Lágrimas, impotencia y muchos interrogantes sobrevolaban la escena. Los acompañaban familiares y amigos de ambos, pero no estuvo la madre, Mariela Altamirano, tampoco su pareja, Maicol González, que fueron vistos por los vecinos dejar la zona alta de Quintas 1 del Abásolo en un taxi.
La madre de Ángel, que vivía con el niño, no apareció en el velorio y tampoco en el cementerio. Y aunque no cuenta al cierre de esta edición con ningún pedido de detención por parte de la Fiscalía, debe estar sujeta al MPF, por lo que se dispuso una vigilancia. La mujer tampoco ha salido a comunicar lo sucedido con Ángel esa madrugada del domingo. Se supo que le mandó mensajes a una vecina en la madrugada del domingo a la que le dijo que el niño "tenía algo en la cabeza" (ver testimonio aparte).
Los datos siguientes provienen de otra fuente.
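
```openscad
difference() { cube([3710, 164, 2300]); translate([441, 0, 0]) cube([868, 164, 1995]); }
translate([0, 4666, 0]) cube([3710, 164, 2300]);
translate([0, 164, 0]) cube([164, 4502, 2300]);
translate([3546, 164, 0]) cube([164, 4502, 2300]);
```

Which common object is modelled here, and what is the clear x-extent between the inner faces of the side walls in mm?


A single room. The interior width is 3382 mm.

Four walls enclosing a rectangle with a door in the front wall — a room. Outside width 3710 minus two 164 mm walls gives 3382 mm.


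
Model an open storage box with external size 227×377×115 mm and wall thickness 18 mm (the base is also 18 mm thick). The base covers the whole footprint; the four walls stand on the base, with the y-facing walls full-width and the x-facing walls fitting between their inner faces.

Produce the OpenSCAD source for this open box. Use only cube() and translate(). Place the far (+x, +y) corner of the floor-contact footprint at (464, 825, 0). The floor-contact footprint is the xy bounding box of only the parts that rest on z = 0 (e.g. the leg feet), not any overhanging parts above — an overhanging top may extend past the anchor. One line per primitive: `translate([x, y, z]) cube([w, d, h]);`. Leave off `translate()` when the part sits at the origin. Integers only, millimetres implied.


translate([237, 448, 0]) cube([227, 377, 18]);
translate([237, 448, 18]) cube([227, 18, 97]);
translate([237, 807, 18]) cube([227, 18, 97]);
translate([237, 466, 18]) cube([18, 341, 97]);
translate([446, 466, 18]) cube([18, 341, 97]);


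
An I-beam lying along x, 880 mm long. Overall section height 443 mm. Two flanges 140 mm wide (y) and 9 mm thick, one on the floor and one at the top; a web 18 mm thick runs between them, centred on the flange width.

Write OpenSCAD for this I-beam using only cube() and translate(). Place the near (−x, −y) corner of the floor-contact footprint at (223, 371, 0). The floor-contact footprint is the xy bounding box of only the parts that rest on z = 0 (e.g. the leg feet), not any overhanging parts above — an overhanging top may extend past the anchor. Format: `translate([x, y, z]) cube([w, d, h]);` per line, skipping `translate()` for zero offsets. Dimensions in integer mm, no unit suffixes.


translate([223, 371, 0]) cube([880, 140, 9]);
translate([223, 432, 9]) cube([880, 18, 425]);
translate([223, 371, 434]) cube([880, 140, 9]);


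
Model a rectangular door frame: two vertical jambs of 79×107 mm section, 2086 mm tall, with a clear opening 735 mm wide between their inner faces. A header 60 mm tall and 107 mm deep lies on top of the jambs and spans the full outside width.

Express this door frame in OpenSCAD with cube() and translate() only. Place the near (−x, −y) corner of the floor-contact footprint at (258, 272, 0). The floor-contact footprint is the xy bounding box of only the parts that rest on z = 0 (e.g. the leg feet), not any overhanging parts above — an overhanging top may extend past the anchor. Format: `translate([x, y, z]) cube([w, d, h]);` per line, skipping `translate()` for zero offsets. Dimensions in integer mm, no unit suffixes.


translate([258, 272, 0]) cube([79, 107, 2086]);
translate([1072, 272, 0]) cube([79, 107, 2086]);
translate([258, 272, 2086]) cube([893, 107, 60]);


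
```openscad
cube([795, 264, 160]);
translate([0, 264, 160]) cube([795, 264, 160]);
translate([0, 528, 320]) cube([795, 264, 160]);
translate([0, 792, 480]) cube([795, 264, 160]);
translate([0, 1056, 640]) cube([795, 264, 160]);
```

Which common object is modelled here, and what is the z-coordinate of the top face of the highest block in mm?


A staircase. The total rise is 800 mm.

5 identical blocks, each offset up and back from the previous — a staircase. Each step is 160 mm tall and there are 5 of them, so the total rise is 5 × 160 = 800 mm.


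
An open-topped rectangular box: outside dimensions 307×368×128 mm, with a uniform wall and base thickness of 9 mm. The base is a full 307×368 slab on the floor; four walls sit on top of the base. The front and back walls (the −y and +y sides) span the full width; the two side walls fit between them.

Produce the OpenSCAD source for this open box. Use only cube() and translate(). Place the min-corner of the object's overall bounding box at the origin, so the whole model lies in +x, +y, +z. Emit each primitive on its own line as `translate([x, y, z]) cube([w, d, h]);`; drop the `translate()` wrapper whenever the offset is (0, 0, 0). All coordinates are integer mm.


cube([307, 368, 9]);
translate([0, 0, 9]) cube([307, 9, 119]);
translate([0, 359, 9]) cube([307, 9, 119]);
translate([0, 9, 9]) cube([9, 350, 119]);
translate([298, 9, 9]) cube([9, 350, 119]);


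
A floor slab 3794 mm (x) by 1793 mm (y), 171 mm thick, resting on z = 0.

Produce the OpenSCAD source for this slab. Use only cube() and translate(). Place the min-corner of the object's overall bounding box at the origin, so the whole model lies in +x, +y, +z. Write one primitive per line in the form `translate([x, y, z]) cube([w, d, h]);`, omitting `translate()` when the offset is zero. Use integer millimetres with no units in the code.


cube([3794, 1793, 171]);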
Ángel, hay que recordar que llegó al Hospital Regional con un paro cardiorrespiratorio el domingo a las 8 de la mañana cuando se pidió el auxilio de una ambulancia, ya que el niño tenía "dificultades para respirar". De esa situación no salió hasta finalmente perder la vida el lunes a la noche, casi sobre las 23.
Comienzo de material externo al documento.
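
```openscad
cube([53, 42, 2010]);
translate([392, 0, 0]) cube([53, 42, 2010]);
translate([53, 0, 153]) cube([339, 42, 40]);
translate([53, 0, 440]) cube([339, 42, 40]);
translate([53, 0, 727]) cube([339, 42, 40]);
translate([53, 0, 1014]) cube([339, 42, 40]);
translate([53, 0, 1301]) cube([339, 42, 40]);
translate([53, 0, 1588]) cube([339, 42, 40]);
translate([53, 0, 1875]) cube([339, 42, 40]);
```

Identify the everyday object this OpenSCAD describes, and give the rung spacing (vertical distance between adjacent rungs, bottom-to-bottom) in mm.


A ladder. The rung spacing is 287 mm.

Two tall 53×42 posts with 7 short bars between them — a ladder. Adjacent rungs sit at z = 153 and z = 440, so the spacing is 440 − 153 = 287 mm.


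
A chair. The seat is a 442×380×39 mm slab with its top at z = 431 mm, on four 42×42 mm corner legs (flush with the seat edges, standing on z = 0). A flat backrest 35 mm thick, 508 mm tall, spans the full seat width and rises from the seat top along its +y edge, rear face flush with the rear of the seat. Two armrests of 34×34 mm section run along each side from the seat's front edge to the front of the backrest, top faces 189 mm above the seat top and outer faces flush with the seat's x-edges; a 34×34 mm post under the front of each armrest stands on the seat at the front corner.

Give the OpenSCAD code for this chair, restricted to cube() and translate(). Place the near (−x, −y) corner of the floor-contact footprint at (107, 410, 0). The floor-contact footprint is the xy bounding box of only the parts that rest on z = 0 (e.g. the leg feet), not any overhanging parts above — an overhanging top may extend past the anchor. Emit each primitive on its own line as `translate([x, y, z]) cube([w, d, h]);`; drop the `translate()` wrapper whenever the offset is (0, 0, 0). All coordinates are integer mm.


translate([107, 410, 392]) cube([442, 380, 39]);
translate([107, 410, 0]) cube([42, 42, 392]);
translate([507, 410, 0]) cube([42, 42, 392]);
translate([107, 748, 0]) cube([42, 42, 392]);
translate([507, 748, 0]) cube([42, 42, 392]);
translate([107, 755, 431]) cube([442, 35, 508]);
translate([107, 410, 586]) cube([34, 345, 34]);
translate([515, 410, 586]) cube([34, 345, 34]);
translate([107, 410, 431]) cube([34, 34, 155]);
translate([515, 410, 431]) cube([34, 34, 155]);


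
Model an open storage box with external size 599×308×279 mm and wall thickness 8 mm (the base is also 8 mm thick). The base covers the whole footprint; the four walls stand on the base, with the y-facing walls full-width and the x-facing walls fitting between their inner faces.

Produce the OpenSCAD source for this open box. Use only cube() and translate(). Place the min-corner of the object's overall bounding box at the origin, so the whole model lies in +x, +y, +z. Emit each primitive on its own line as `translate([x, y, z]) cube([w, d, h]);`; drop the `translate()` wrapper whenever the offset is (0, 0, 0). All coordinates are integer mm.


cube([599, 308, 8]);
translate([0, 0, 8]) cube([599, 8, 271]);
translate([0, 300, 8]) cube([599, 8, 271]);
translate([0, 8, 8]) cube([8, 292, 271]);
translate([591, 8, 8]) cube([8, 292, 271]);


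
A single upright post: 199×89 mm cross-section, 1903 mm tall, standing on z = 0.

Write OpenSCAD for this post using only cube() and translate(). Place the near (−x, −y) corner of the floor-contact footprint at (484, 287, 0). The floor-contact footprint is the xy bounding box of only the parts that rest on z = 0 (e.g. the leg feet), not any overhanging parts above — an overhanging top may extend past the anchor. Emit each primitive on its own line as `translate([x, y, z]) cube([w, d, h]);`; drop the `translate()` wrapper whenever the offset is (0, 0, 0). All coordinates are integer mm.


translate([484, 287, 0]) cube([199, 89, 1903]);


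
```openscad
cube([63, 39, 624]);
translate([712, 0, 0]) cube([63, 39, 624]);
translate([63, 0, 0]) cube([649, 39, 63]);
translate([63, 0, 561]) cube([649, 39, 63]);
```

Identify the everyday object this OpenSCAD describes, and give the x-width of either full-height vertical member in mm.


A picture frame. The border width is 63 mm.

Four thin pieces enclosing a rectangular opening — a picture frame. The two full-height stiles are 624 mm tall; the top rail sits at z = 561 and is 63 mm tall, so the border above the opening is 624 − 561 = 63 mm, matching the stile x-width.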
Ahora la Fiscalía pide establecer las causas de la muerte del niño con el informe final de la autopsia y tiene bajo sujeción a la madre y al padrastro hasta tanto se sepan las causas de muerte.
Su papá Luis, y su pareja cuestionaron duramente el accionar de la Justicia y de los organismos que debían intervenir en su cuidado, como el Servicio de Protección de Derechos. “Yo le pedí a mi hijo en vida y me lo entregaron muerto”, lanzó entre lágrimas Luis (ver testimonios aparte).